For Your Consideration, Christopher Guest’s 2006 satirical mockumentary skewering the absurdities of Hollywood’s awards season, arrived on Blu-ray in 2024 from Warner Archive. While it may lack the same devoted cult following as some of Guest’s most iconic ensemble comedies like This Is Spinal Tap or Best in Show, this biting send-up of the film industry’s propensity to devour its own in the mad pursuit of Oscar gold remains one of his most underrated and increasingly relevant works.
This doesn’t go to 11, more like 7.5
Assembling his usual repertory company of gifted improvisers, including Catherine O’Hara, Harry Shearer, Eugene Levy, Fred Willard, and Parker Posey, Guest takes aim at the insidious machinery of awards season buzz, presaging how much the internet and social media have warped that process in the years since. While it may sacrifice some of the warmth and affection Guest clearly holds for his lovable oddballs in films like Waiting for Guffman and A Mighty Wind, For Your Consideration makes up for it with a lacerating specificity, tapping into the narcissism and desperation that fuel the annual gladiatorial contest for Hollywood’s shiniest trophies.
For Your Consideration really got forgotten post Best in Show
I remember when For Your Consideration arrived in theaters and I think most expected a different movie. Mind you, this was an era before The Office and other mockumentary style shows dominated everything. Hell, Arrested Development treaded in this ground too early and got struck down. While my personal Christopher Guest favorite A Mighty Wind predated For Your Consideration, it feels like a lot of his movies needed angle. A comedy about a niche production about a niche segment of Hollywood doesn’t feel strong enough to carry a feature film. Even with this cast.
While Posey, O’Hara, Shearer and Levy get their moments…there is this undercurrent of forcing a B narrative that doesn’t quite fit. I get it was 2006 and the trope wasn’t so overplayed, but most of America doesn’t give a shit about Hollywood and its industry competitions. I say this as the Academy Awards nominations approach, but it still holds true. It’s possible to have interest in the proceedings from a historical standpoint, but it requires a lot of a mainstream audience to care.

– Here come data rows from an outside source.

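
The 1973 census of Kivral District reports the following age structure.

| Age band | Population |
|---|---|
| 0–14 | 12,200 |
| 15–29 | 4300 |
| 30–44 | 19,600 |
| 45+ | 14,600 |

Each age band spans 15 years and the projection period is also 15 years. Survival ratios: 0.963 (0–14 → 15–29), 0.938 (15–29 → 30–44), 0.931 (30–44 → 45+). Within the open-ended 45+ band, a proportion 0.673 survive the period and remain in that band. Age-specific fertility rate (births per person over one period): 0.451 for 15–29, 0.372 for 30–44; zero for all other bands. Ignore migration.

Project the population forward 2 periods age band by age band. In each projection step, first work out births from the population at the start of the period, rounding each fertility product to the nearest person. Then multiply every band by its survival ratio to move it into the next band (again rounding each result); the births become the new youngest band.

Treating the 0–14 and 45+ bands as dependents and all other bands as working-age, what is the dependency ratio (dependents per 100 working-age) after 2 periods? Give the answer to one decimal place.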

Christopher Guest isn’t for everyone
Young people really don’t dig Christopher Guest, but I guess that’s due to everyone stuffing the mockumentary format down their throat. So many forget how in the 00s, it was rather fresh and interesting. More people associated it with Guest’s style and less with every other sitcom NBC forced to air. But, that’s the rub with studying cinema, you have to look at it as a complete timeline. Thankfully, For Your Consideration gets a fun little time capsule in this Blu-ray. Although, most of the special features are ports over from the old Blu-ray.
Back to the movie for a moment, even the movie in a movie concept is really thin. It’s a wartime look at Southern Jews coming together for a religious Holiday. I know that we’re in the waning days of inclusivity existing in America, but the appeal of the central story that every other story in this film draws its collective power is paper thin.
Final thoughts and Blu-ray talk
And yet, for all its cynicism, there is a strange sort of hope that underlines For Your Consideration’s bleak vision of Hollywood. In the film’s final moments, as Marilyn sits alone in her dressing room after the final indignity of the awards season has been visited upon her, there is a sense that even in the face of such overwhelming emptiness and artifice, the desire to create something meaningful and authentic still endures.
It’s this belief in the power of art to transcend the machinations of commerce and celebrity that ultimately makes For Your Consideration such a powerful and enduring work. And now, thanks to its new Blu-ray release from the Warner Archive Collection, viewers can experience that power in stunning high definition, with a wealth of bonus features that offer new insights into the film’s production and legacy.
Chief among these is a newly-recorded audio commentary track featuring Christopher Guest and Eugene Levy, who co-wrote the film’s screenplay. The track is a treasure trove of insights into the film’s production, with Guest and Levy offering fascinating anecdotes about everything from the casting process to the challenges of crafting such a biting satire of an industry that they have both worked in for decades.